Aligning your dreams with reality

We always speak about SMART goals, right?
Or is that a strategist’s topic?

Whilst quoting for a recent project that I was fortunate to receive I had a lot of intrapersonal pushing and pulling when it came to pricing. Previously, I have worked on projects and only had the responsibility of being accountable for my deliverables. However, for this new project, I have had to be a supplier as well as a client. Considering that the client upfront told me they’re not interested in dealing with other service providers I’ve had to take accountability of the whole project and be the only liable person for providing all services.

Being the client and the supplier.

I think for most project leaders starting out being a supplier that’s using other suppliers to complete a project has to be one of the most stressful things. This is especially with services. It’s so easy to put a price on a product but never the same with a service.

It’s also much simpler to put a price on my services but when a client wants me to get other services providers and try to negotiate winning quotes, things get complex.

A project from a big organisation isn’t a get rich quick scheme

You have to work ten times harder to prove yourself. You want your clients to remember you for your level of work. No matter how big or rich the client might seem — I have learnt that the bigger clients want accountability for every cent. Entering the world of heavyweights client isn’t you getting your big breakthrough, it’s you entering the world of bigger battles.

Your mindset has to shift from assisting other small, medium and micro enterprises (SMMEs) to now partnering with big structures. Working with big structures forces you to professionalise your company and put defined structures in place.

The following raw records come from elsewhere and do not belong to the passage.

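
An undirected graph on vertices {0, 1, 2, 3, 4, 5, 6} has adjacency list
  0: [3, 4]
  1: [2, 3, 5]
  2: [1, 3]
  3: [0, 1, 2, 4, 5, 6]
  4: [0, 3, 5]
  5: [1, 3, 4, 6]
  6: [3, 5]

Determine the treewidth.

A width-2 tree decomposition is:
Bags: B1 = {3, 4, 5}  B2 = {1, 3, 5}  B3 = {0, 3, 4}  B4 = {1, 2, 3}  B5 = {3, 5, 6}
Tree: B1–B2, B1–B3, B2–B4, B1–B5
The largest bag has 3 vertices, giving width 2; this decomposition certifies tw(G) ≤ 2. For the lower bound, the 3 vertices {0, 3, 4} are pairwise adjacent, and any tree decomposition puts a clique entirely inside one bag — forcing width ≥ 2. Therefore the treewidth is 2.

2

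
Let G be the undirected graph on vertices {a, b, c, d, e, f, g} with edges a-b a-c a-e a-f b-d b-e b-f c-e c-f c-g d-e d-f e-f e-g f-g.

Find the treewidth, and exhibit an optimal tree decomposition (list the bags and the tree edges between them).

Treewidth 3.
One optimal decomposition is:
Bags: B1 = {c, e, f, g}  B2 = {a, c, e, f}  B3 = {a, b, e, f}  B4 = {b, d, e, f}
Tree: B1–B2, B2–B3, B3–B4

Each bag holds 4 vertices, so the decomposition has width 3, which upper-bounds the treewidth. Conversely, {c, e, f, g} is a clique of size 4, and the vertices of any clique must share a bag in every tree decomposition; so some bag has ≥ 4 vertices and tw(G) ≥ 3. Combining the bounds, tw(G) = 3.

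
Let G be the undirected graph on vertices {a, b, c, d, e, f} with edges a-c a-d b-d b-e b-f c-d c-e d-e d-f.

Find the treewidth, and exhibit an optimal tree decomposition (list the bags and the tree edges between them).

The largest bag has 3 vertices, giving width 2; this decomposition certifies tw(G) ≤ 2. For the lower bound, the 3 vertices {c, d, e} are pairwise adjacent, and any tree decomposition puts a clique entirely inside one bag — forcing width ≥ 2. Combining the bounds, tw(G) = 2.

Treewidth 2.
One such decomposition:
Bags: B1 = {b, d, f}  B2 = {b, d, e}  B3 = {c, d, e}  B4 = {a, c, d}
Tree: B1–B2, B2–B3, B3–B4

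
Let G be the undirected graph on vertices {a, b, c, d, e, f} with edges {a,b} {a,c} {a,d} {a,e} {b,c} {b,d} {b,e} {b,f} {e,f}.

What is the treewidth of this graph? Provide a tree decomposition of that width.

Treewidth 2.
One such decomposition:
Bags: B1 = {a, b, d}  B2 = {a, b, e}  B3 = {b, e, f}  B4 = {a, b, c}
Tree: B1–B2, B2–B3, B2–B4

Each bag holds 3 vertices, so the decomposition has width 2, which upper-bounds the treewidth. Conversely, {a, b, d} is a clique of size 3, and the vertices of any clique must share a bag in every tree decomposition; so some bag has ≥ 3 vertices and tw(G) ≥ 2. The upper and lower bounds meet at 2, so that is the treewidth.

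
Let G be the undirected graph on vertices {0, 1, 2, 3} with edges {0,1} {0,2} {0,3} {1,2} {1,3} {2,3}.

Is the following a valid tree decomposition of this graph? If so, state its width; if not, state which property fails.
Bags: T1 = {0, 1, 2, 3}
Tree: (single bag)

Checking the three conditions: (i) the bags cover all of {0, 1, 2, 3}; (ii) for each edge, some bag contains both endpoints; (iii) the bags containing any fixed vertex form a subtree. All hold, so the decomposition is valid with width 4 − 1 = 3.

Yes; width 3.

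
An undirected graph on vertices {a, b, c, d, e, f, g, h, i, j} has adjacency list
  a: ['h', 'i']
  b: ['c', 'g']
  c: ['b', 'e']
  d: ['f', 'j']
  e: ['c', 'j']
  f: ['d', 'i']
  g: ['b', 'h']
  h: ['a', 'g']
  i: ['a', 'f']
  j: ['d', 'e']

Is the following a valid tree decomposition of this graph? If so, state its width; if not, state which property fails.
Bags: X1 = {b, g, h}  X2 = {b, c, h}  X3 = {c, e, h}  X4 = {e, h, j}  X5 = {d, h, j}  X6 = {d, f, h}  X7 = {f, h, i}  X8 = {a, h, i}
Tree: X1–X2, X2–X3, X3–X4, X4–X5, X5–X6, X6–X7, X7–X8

Yes; width 2.

Every vertex of G appears in some bag (union = {a, b, c, d, e, f, g, h, i, j}); every edge is covered by a bag; and for each vertex v the set of bags containing v is connected in the bag tree. The decomposition is therefore valid. The largest bag has 3 vertices, so the width is 2.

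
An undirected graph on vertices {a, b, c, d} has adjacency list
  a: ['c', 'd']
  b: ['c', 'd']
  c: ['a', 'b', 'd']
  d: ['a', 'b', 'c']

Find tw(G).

2

A width-2 tree decomposition is:
Bags: B1 = {b, c, d}  B2 = {a, c, d}
Tree: B1–B2
Each bag holds 3 vertices, so the decomposition has width 2, which upper-bounds the treewidth. Conversely, {a, c, d} is a clique of size 3, and the vertices of any clique must share a bag in every tree decomposition; so some bag has ≥ 3 vertices and tw(G) ≥ 2. Hence tw(G) = 2 exactly.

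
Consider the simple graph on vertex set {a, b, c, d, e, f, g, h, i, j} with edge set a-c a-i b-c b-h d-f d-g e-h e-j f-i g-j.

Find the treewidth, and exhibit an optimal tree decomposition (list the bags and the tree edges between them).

Treewidth 2.
Bags: B1 = {a, b, c}  B2 = {a, b, h}  B3 = {a, e, h}  B4 = {a, e, j}  B5 = {a, g, j}  B6 = {a, d, g}  B7 = {a, d, f}  B8 = {a, f, i}
Tree: B1–B2, B2–B3, B3–B4, B4–B5, B5–B6, B6–B7, B7–B8

The largest bag has 3 vertices, giving width 2; this decomposition certifies tw(G) ≤ 2. Since a–c–b–h–e–j–g–d–f–i–a is a cycle in G, G is not acyclic. Forests are exactly the graphs of treewidth ≤ 1, so tw(G) ≥ 2. The upper and lower bounds meet at 2, so that is the treewidth.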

So, instead of thinking of how rich you’ll be after the project, think about how that capital raised will be used. Is it for new equipment, a new office space, or other fixed assets? Also, salaries don’t come from your capital and a big financial injection into your business isn’t your pay — it’s for your business.

Clients can love you and may want to steal you.

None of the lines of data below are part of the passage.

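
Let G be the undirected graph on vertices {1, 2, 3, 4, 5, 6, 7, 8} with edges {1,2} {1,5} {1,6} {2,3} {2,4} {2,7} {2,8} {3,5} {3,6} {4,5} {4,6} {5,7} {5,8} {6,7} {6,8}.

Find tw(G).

A width-3 tree decomposition is:
Bags: B1 = {2, 5, 6, 8}  B2 = {1, 2, 5, 6}  B3 = {2, 3, 5, 6}  B4 = {2, 5, 6, 7}  B5 = {2, 4, 5, 6}
Tree: B1–B2, B2–B3, B3–B4, B4–B5
Each bag holds 4 vertices, so the decomposition has width 3, which upper-bounds the treewidth. For the lower bound: the 4 vertex sets {2,8}, {1,6}, {5}, {3} are disjoint, each induces a connected subgraph, and every pair is joined by at least one edge of G. Contracting each set to a single vertex therefore yields K_{4} as a minor, and since treewidth is minor-monotone, tw(G) ≥ tw(K_{4}) = 3. Combining the bounds, tw(G) = 3.

3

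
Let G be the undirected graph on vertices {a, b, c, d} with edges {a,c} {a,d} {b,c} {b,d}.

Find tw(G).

2

A width-2 tree decomposition is:
Bags: B1 = {a, b, d}  B2 = {a, b, c}
Tree: B1–B2
Every bag has size at most 3, so the width is 3 − 1 = 2 and tw(G) ≤ 2. Since b–d–a–c–b is a cycle in G, G is not acyclic. Forests are exactly the graphs of treewidth ≤ 1, so tw(G) ≥ 2. Therefore the treewidth is 2.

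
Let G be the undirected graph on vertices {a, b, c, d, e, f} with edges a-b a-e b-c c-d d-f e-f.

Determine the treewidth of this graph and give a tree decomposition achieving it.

Each bag holds 3 vertices, so the decomposition has width 2, which upper-bounds the treewidth. For the lower bound, G contains the cycle b–a–e–f–d–c–b, so G is not a forest; only forests have treewidth ≤ 1, hence tw(G) ≥ 2. Therefore the treewidth is 2.

Treewidth 2.
Bags: B1 = {a, b, e}  B2 = {b, e, f}  B3 = {b, d, f}  B4 = {b, c, d}
Tree: B1–B2, B2–B3, B3–B4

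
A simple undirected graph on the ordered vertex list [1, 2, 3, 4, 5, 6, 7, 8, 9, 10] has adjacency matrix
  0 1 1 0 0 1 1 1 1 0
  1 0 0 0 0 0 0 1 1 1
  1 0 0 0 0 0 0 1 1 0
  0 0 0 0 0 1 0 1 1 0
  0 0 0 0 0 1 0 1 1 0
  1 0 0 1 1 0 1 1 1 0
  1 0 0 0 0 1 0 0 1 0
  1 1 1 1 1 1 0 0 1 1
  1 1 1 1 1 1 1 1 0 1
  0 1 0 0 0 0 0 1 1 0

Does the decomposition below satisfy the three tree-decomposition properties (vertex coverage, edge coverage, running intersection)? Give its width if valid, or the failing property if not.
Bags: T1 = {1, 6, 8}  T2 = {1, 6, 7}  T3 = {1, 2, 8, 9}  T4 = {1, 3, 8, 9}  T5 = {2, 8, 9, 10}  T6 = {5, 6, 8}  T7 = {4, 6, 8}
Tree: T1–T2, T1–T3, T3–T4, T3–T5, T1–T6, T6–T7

A tree decomposition must satisfy three properties: every vertex lies in some bag; for every edge, both endpoints lie together in some bag; and for every vertex, the bags containing it form a connected subtree. Here edge (9,6) lies in no bag, so the decomposition is invalid.

No — edge (9,6) lies in no bag.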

This has happened before where I was “freelancing” for a company and within a short space of time, they offered me full-time employment. I was flattered for such an offer to be made — it was quite a good offer. I excitedly accepted the offer and within a few days, I went from being a freelancer and business owner to being an employee. This is by no means me complaining. However, in those actions, I didn’t realise I was falling into a loop and making a decision that wasn’t for me. I say this because being a freelancer and business owner wasn’t a decision I took because I couldn’t find employment.

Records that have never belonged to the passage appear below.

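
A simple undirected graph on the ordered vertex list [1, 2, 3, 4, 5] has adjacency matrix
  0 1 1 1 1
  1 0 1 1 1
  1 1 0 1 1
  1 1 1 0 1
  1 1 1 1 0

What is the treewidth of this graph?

A width-4 tree decomposition is:
Bags: B1 = {1, 2, 3, 4, 5}
Tree: (single bag)
A single bag containing all 5 vertices is trivially a valid decomposition of width 4. For the lower bound, the 5 vertices {1, 2, 3, 4, 5} are pairwise adjacent, and any tree decomposition puts a clique entirely inside one bag — forcing width ≥ 4. Hence tw(G) = 4 exactly.

4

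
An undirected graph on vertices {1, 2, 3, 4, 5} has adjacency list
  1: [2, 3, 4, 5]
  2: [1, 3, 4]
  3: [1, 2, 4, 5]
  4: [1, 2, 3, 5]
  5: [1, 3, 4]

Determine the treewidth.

A width-3 tree decomposition is:
Bags: B1 = {1, 3, 4, 5}  B2 = {1, 2, 3, 4}
Tree: B1–B2
Each bag holds 4 vertices, so the decomposition has width 3, which upper-bounds the treewidth. Conversely, {1, 2, 3, 4} is a clique of size 4, and the vertices of any clique must share a bag in every tree decomposition; so some bag has ≥ 4 vertices and tw(G) ≥ 3. Combining the bounds, tw(G) = 3.

3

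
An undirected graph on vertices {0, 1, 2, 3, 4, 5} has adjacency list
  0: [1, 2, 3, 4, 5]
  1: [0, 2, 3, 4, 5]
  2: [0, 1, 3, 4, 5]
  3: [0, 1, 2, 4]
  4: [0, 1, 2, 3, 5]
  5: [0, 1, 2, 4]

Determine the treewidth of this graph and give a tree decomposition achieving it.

Each bag holds 5 vertices, so the decomposition has width 4, which upper-bounds the treewidth. On the other hand G contains the 5-clique {0, 1, 2, 3, 4}. A clique must lie in a single bag of any decomposition, so no decomposition can have width below 4. Therefore the treewidth is 4.

Treewidth 4.
One optimal decomposition is:
Bags: B1 = {0, 1, 2, 4, 5}  B2 = {0, 1, 2, 3, 4}
Tree: B1–B2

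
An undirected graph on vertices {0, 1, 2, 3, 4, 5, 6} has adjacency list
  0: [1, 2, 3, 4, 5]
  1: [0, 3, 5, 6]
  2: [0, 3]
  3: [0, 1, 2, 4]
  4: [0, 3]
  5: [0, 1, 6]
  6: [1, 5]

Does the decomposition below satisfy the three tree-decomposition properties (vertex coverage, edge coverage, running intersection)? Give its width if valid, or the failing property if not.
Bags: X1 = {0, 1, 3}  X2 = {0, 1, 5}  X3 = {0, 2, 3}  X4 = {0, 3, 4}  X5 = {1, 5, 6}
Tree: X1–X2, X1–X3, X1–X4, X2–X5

Yes; width 2.

Every vertex of G appears in some bag (union = {0, 1, 2, 3, 4, 5, 6}); every edge is covered by a bag; and for each vertex v the set of bags containing v is connected in the bag tree. The decomposition is therefore valid. The largest bag has 3 vertices, so the width is 2.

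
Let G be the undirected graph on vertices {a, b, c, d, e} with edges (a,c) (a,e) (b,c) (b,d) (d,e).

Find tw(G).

2

A width-2 tree decomposition is:
Bags: B1 = {a, b, c}  B2 = {a, b, e}  B3 = {b, d, e}
Tree: B1–B2, B2–B3
Each bag holds 3 vertices, so the decomposition has width 2, which upper-bounds the treewidth. The edges b–c–a–e–d–b form a cycle, so G is not a tree and its treewidth is at least 2. Hence tw(G) = 2 exactly.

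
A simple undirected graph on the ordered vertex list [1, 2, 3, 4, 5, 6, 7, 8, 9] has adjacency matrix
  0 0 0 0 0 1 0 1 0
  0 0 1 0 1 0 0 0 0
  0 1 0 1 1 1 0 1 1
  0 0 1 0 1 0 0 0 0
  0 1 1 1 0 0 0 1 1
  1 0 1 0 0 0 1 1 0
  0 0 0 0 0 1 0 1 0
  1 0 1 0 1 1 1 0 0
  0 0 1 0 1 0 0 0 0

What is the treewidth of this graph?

A width-2 tree decomposition is:
Bags: B1 = {3, 5, 8}  B2 = {3, 5, 9}  B3 = {3, 6, 8}  B4 = {1, 6, 8}  B5 = {6, 7, 8}  B6 = {2, 3, 5}  B7 = {3, 4, 5}
Tree: B1–B2, B1–B3, B3–B4, B3–B5, B1–B6, B2–B7
Every bag has size at most 3, so the width is 3 − 1 = 2 and tw(G) ≤ 2. For the lower bound, the 3 vertices {1, 6, 8} are pairwise adjacent, and any tree decomposition puts a clique entirely inside one bag — forcing width ≥ 2. Combining the bounds, tw(G) = 2.

2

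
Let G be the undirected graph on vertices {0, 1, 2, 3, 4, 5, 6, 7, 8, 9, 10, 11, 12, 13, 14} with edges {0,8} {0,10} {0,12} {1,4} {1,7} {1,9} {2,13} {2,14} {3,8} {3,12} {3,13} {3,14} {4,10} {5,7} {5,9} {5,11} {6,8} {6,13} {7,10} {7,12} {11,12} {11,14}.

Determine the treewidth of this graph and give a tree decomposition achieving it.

The largest bag has 4 vertices, giving width 3; this decomposition certifies tw(G) ≤ 3. For the lower bound: the 4 vertex sets {2,6,13}, {8}, {3}, {0,11,12,14} are disjoint, each induces a connected subgraph, and every pair is joined by at least one edge of G. Contracting each set to a single vertex therefore yields K_{4} as a minor, and since treewidth is minor-monotone, tw(G) ≥ tw(K_{4}) = 3. The upper and lower bounds meet at 3, so that is the treewidth.

Treewidth 3.
One such decomposition:
Bags: B1 = {2, 6, 8, 13}  B2 = {2, 3, 8, 13}  B3 = {2, 3, 8, 14}  B4 = {0, 3, 8, 14}  B5 = {0, 3, 12, 14}  B6 = {0, 11, 12, 14}  B7 = {0, 10, 11, 12}  B8 = {7, 10, 11, 12}  B9 = {5, 7, 10, 11}  B10 = {4, 5, 7, 10}  B11 = {1, 4, 5, 7}  B12 = {1, 4, 5, 9}
Tree: B1–B2, B2–B3, B3–B4, B4–B5, B5–B6, B6–B7, B7–B8, B8–B9, B9–B10, B10–B11, B11–B12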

I became a freelancer on purpose.

As difficult as it may be to run a business you cannot be an entrepreneur by mistake, it has to be intentional. So don’t let anything deter you from that, no matter how sweet the offer.

Beauty is success but success isn’t beauty

Looking presentable is part of selling services. To sell services and a business its part of your job to sell yourself. This fact has been both an advantage and a disadvantage that has the power to easily pull me off the tracks.

At the beginning of my journey, lots of people saw me as a big success and I had barely started. Because i was a “business owner” people automatically thought I’m rich. Without even having seen my work, family and friends were on my case about acquiring more because they thought I had more.
This assisted in that, I had referral clients through word-of-mouth marketing. However, assumptions are always a dangerous thing and even worse when people assume that you have secured an income. That’s where the disadvantage came in.

Being a young business owner is so conflicting!

I want to go out to lunch with friends and have fun. I want to spend the money I worked so hard for last month. I want to go on trips with my cousins. I want to do normal things that normal people do too!

However, I need to take the money I’ve accumulated from past work to build capital. Instead of lunches with friends, I need to do lunches with clients, instead of family trips I need to be available for client calls and work during long weekends.

Its what we all want to do, but don’t rush your success because people can already see the superficial beauty. The success of a business owner isn’t expensive lunches and getaways, its properties and fixed assets that supersede liabilities and expenses.

Okay, back to reality

I’m a hustler. That’s the reality. I think I’ve managed to surround myself with people who don’t believe in the “all business owners are rich” myth.
I’ve changed my surroundings. Stayed away from certain people — not because I don’t love them but because I simply love my dream too much that I need to only surround myself with people and things that nurture it, not the other way around. I’ve started doing things differently and getting into unusual routines that keep me in track with my goals. Getting back to reality is that continuous process of constantly evaluating where you are, where you want to be and what you have to do to get to where you want to be.

You’re only at the start, that’s reality.
You won’t get a jump-to-front card. Stop looking for one.